The NDAA, which outlines the U.S. government’s annual defense spending and policy, would also require the defense secretary to submit a report to Congress detailing the risks posed to U.S. personnel, equipment and operations “due to Huawei 5G architecture in host countries and possible steps for mitigation."
These measures apply to all countries with permanent U.S. troop presences of at least the size of a battalion, as well as those with any “major weapon system” supplied by the United States, according to the bill.
The stipulations appear to be the latest step in the Trump administration’s effort to enlist allies to eschew Chinese telecommunications makers, which Washington says may provide compromised equipment that could give the Chinese government a backdoor to access sensitive data.
Few countries face as serious a quandary as South Korea, for which upholding security ties with the United States could be in conflict with its tight economic relationship with China.
One of the country’s three largest mobile carriers, LG U+, depends on Huawei’s 5G equipment for around 30 percent of its nationwide coverage, which the company insists cannot be replaced for cost reasons.
Though repeatedly urged by Washington to intervene, the South Korean government has so far demurred, arguing the use of Chinese equipment is a decision for private companies to make.

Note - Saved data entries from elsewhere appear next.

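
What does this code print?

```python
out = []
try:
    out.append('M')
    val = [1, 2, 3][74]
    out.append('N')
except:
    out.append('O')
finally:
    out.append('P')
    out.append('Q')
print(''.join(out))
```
MOPQ

Code before exception runs, then except, then all of finally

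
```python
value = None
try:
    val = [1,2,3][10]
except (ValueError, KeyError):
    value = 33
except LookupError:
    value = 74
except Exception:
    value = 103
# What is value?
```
74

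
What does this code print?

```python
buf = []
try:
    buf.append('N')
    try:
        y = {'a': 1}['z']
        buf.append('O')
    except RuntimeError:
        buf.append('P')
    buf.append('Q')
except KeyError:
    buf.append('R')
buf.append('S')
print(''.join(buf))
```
NRS

Inner handler doesn't match, propagates to outer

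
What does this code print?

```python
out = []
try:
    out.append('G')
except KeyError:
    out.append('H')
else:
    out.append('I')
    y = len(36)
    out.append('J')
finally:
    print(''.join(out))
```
GI

Try succeeds, else appends 'I', TypeError in else is uncaught, finally prints before exception propagates ('J' never appended)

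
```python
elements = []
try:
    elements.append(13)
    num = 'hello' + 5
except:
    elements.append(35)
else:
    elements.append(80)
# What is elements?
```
[13, 35]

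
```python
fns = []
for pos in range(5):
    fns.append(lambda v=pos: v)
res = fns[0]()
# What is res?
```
0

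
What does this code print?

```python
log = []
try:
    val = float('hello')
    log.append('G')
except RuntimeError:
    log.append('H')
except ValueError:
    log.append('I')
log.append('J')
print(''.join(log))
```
IJ

ValueError is caught by its specific handler, not RuntimeError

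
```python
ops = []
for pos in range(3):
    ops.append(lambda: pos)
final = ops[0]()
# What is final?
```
2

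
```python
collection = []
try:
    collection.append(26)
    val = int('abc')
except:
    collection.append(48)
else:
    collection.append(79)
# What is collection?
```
[26, 48]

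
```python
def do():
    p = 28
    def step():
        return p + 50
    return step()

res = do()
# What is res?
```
78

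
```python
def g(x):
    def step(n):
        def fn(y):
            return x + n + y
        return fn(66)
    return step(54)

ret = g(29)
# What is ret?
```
149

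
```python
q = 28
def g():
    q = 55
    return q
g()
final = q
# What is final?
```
28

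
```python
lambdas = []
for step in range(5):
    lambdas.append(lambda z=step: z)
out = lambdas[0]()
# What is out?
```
0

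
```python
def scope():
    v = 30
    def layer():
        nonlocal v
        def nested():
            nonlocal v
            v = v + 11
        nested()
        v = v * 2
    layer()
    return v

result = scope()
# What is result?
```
82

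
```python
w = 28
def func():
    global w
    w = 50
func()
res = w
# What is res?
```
50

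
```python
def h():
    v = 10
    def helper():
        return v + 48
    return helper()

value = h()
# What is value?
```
58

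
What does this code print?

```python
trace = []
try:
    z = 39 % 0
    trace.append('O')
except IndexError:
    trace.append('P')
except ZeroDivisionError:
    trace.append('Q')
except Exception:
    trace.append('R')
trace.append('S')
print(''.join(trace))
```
QS

ZeroDivisionError matches before generic Exception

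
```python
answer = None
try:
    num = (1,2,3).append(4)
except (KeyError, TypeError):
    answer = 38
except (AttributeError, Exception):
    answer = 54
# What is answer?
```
54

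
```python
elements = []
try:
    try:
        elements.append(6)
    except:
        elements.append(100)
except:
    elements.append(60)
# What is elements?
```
[6]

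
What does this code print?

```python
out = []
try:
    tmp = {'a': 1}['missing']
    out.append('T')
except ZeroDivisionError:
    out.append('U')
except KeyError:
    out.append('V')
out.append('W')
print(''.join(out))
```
VW

KeyError is caught by its specific handler, not ZeroDivisionError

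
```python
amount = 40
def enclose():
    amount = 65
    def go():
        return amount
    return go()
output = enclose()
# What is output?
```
65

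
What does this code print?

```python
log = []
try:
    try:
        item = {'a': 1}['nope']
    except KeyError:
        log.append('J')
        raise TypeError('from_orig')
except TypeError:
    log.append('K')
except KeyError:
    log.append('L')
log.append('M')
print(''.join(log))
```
JKM

TypeError raised and caught, original KeyError not re-raised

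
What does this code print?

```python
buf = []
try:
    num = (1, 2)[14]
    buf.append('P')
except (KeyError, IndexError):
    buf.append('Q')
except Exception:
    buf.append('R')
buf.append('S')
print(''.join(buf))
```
QS

IndexError matches tuple containing it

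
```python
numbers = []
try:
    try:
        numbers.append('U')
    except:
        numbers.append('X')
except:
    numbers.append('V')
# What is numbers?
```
['U']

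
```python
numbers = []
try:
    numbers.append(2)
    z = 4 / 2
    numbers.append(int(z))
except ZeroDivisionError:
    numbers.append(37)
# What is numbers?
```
[2, 2]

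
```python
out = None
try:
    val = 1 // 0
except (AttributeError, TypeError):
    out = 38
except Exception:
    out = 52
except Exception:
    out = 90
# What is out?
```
52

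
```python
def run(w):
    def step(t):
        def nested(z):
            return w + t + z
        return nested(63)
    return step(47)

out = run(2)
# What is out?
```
112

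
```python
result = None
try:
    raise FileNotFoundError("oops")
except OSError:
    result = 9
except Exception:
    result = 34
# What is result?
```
9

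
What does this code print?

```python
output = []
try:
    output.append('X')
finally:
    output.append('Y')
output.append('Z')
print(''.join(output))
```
XYZ

try/finally without except, no exception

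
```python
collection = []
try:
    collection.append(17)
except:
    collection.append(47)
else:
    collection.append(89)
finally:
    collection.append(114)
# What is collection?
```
[17, 89, 114]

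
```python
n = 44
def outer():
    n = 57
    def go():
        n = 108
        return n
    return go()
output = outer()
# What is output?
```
108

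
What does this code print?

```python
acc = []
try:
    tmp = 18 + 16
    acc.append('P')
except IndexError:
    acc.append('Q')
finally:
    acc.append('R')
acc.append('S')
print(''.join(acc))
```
PRS

finally runs after normal execution too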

South Korea’s decision in 2016 to deploy the U.S.-led Terminal High Altitude Area Defense (Thaad) antimissile batteries to its soil prompted a major diplomatic row and economic retaliation from Beijing.
Though countries like Britain and Australia have complied with U.S. demands to freeze out Huawei, other U.S. allies too have been reluctant to jump on the board the U.S.-led “Clean Network” initiative designed to boycott Chinese 5G equipment. Japan in October said it was not banning Chinese kit makers like Huawei from supplying equipment, but that it would take its own measures to address security concerns.
Germany will reportedly give a green light to Huawei to build part of its 5G network, according to an IT bill ready to be submitted to its parliament. The bill reportedly contains a conditional clause that says a vendor could be excluded should hard evidence emerge that suggested security risks existed.
Seoul’s deliberately vague position on the issue may be partly encouraged by Joe Biden’s election in last month’s U.S. presidential election. Though most experts appear to be of a consensus that the president-elect will remain tough on China and will most likely retain restrictions on Huawei, Biden is also expected to take a more conciliatory approach with U.S. allies in building a united front against Beijing.
Antony Blinken, Biden’s nominee for Secretary of State, said in a U.S. Chamber of Commerce seminar in September that Washington should work with allies to set common policies on export controls, investment restrictions and technical standards to ensure “an ecosystem that protects and promotes liberal democratic values.”